Plus-values des particuliers : les obligations reçues en rémunération d’un échange de titres ne sont pas une soulte – Arrêt de la CAA de Bordeaux du 17 octobre 2019, n°17BX00156

La CAA juge que les obligations convertibles en actions ne peuvent pas être regardées comme une soulte au sens de l’article 150-0 B du CGI.

Succession : l’assurance-vie peut impacter la réserve héréditaire – Arrêt de la 1ère chambre civile de la Cour de cassation du 6 novembre 2019, n°18-16.153

La Cour de cassation estime que les primes versées par un contribuable sur un contrat d’assurance-vie ne peuvent pas être remises en cause par ses héritiers (qui n’en sont pas bénéficiaires) dès lors qu’elles ne sont pas excessives au regard de sa situation patrimoniale.

Impôt sur les revenus : le CE s’en remet au CC concernant le traitement fiscal d’une prestation compensatoire mixte – Arrêt des 9ème et 10ème chambres du CE du 15 novembre 2019, n°434325

Le CE transmet au CC la question de savoir si le fait que la partie en capital d’une prestation compensatoire mixte n’ouvre droit ni à réduction d’impôt ni à déduction, si elle est versée sur une période inférieure à 12 mois, porte atteinte au principe constitutionnel d’égalité devant la loi.

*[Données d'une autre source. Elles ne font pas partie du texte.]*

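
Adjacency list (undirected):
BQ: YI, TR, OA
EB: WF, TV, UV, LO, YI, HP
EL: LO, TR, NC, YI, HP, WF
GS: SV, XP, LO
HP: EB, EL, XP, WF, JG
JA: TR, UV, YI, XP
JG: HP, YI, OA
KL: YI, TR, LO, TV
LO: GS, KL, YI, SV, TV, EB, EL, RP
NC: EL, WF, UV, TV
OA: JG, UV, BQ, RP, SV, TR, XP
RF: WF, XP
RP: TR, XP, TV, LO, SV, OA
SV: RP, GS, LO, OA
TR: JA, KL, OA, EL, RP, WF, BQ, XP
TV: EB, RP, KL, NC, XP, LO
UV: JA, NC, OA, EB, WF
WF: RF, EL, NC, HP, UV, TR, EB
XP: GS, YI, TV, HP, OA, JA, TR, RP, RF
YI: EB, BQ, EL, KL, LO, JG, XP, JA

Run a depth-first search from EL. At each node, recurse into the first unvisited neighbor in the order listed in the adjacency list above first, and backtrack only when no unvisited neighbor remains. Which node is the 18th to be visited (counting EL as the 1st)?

JG

Visit EL
EL → LO
LO → GS
GS → SV
SV → RP
RP → TR
TR → JA
JA → UV
UV → NC
NC → WF
WF → RF
RF → XP
XP → YI
YI → EB
EB → TV
TV → KL
EB → HP
HP → JG
JG → OA
OA → BQ

Visit order: EL, LO, GS, SV, RP, TR, JA, UV, NC, WF, RF, XP, YI, EB, TV, KL, HP, JG, OA, BQ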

Assurance-vie: le souscripteur peut racheter son contrat sans demander l’accord du bénéficiaire – Arrêt de la 1ère chambre civile de la Cour de cassation du 20 novembre 2019, n°C16-5.867

Le souscripteur d’une assurance-vie qui ne renonce pas expressément à son droit de racheter le contrat n’effectue pas une donation en faveur du bénéficiaire du contrat d’assurance.